Initialize a mutable remainder polynomial $R_0 \in k[x]$ by $R_0=f$ and initialize a quotient polynomial $Q_0 \in k[x]$ by $Q_0=0$. At the start of each loop iteration, store $R_t$ as a dense list of length at most $a+1$ and determine whether $R_t=0$ and, if not, determine $\deg R_t$ by scanning this list downward with the zero-test algorithm from the canonicalization procedure. For $t=0,1,\dots$, while $R_t \ne 0$ and $\deg R_t \ge b$, let $d_t=\deg R_t$, let $\rho_t \in k$ be the coefficient of $x^{d_t}$ in $R_t$, and define
\begin{align*}
c_t=\rho_t/v_b.
\end{align*}
Set
\begin{align*}
Q_{t+1}=Q_t+c_t x^{d_t-b},
\end{align*}
and
\begin{align*}
R_{t+1}=R_t-c_t x^{d_t-b}g.
\end{align*}
The coefficient of $x^{d_t}$ in $R_{t+1}$ is $\rho_t-c_t v_b=0$, so either $R_{t+1}=0$ or $\deg R_{t+1}<d_t$. Thus the degree of the mutable remainder strictly decreases at every iteration. Since initially $\deg R_0 \le a$, the loop has at most $a+1 \le N$ iterations.
At termination, define $q=Q_T$ and $r=R_T$, where $T$ is the number of loop iterations. By summing the update identity
\begin{align*}
R_{t+1}=R_t-(Q_{t+1}-Q_t)g
\end{align*}
over all iterations, we obtain
\begin{align*}
f=R_0=Q_Tg+R_T=qg+r.
\end{align*}
The stopping condition gives $r=0$ or $\deg r<b=\deg g$.
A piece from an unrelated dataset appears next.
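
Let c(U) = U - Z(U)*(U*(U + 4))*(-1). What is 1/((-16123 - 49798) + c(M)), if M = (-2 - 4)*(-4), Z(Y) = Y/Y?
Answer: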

The algorithm stores $R_t$ densely with length at most $a+1$ and stores $Q_t$ densely with length at most $\max\{1,a-b+1\}$. In one loop iteration it computes one field division, scans at most $a+1 \le N$ coefficients to determine the current degree, and then updates at most $b+1 \le N$ coefficients of the remainder, so the total number of field operations and zero tests over all iterations is bounded by a polynomial in $N$. Every coefficient appearing in any $Q_t$ or $R_t$ is obtained from the input coefficients by a straight-line computation of polynomial length using the allowed field operations and divisions by the already verified nonzero element $v_b$. Hence all intermediate encodings actually produced by the operation algorithms have polynomial length by the size-bound hypothesis, and the field operations and zero tests performed by the loop take polynomial time in $N$.
Canonicalizing the final dense coefficient lists of $q$ and $r$ uses polynomially many zero tests on polynomially bounded encodings. Therefore the [division algorithm](/theorems/725) runs in polynomial time and returns canonical dense encodings of polynomials $q,r$ satisfying the required division identity and degree condition.
[/step]
[step:Prove uniqueness of the quotient and remainder]
Suppose that $q_1,r_1,q_2,r_2 \in k[x]$ satisfy
\begin{align*}
f=q_1g+r_1=q_2g+r_2,
\end{align*}
with $r_1=0$ or $\deg r_1<\deg g$, and $r_2=0$ or $\deg r_2<\deg g$. Subtracting the two identities gives
\begin{align*}
(q_1-q_2)g=r_2-r_1.
\end{align*}
If $q_1-q_2 \ne 0$, then, because $k$ is a field and $g \ne 0$, the degree of the left-hand side is
\begin{align*}
\deg((q_1-q_2)g)=\deg(q_1-q_2)+\deg g \ge \deg g.
\end{align*}
The right-hand side has degree strictly less than $\deg g$ unless it is zero, because it is the difference of two polynomials each either zero or of degree less than $\deg g$. This is impossible. Hence $q_1-q_2=0$, so $q_1=q_2$, and then the displayed identity gives $r_1=r_2$.
Combining existence from the long-division algorithm, uniqueness from this argument, and the polynomial runtime bounds for addition, multiplication, division, and canonicalization proves the theorem.
[/step]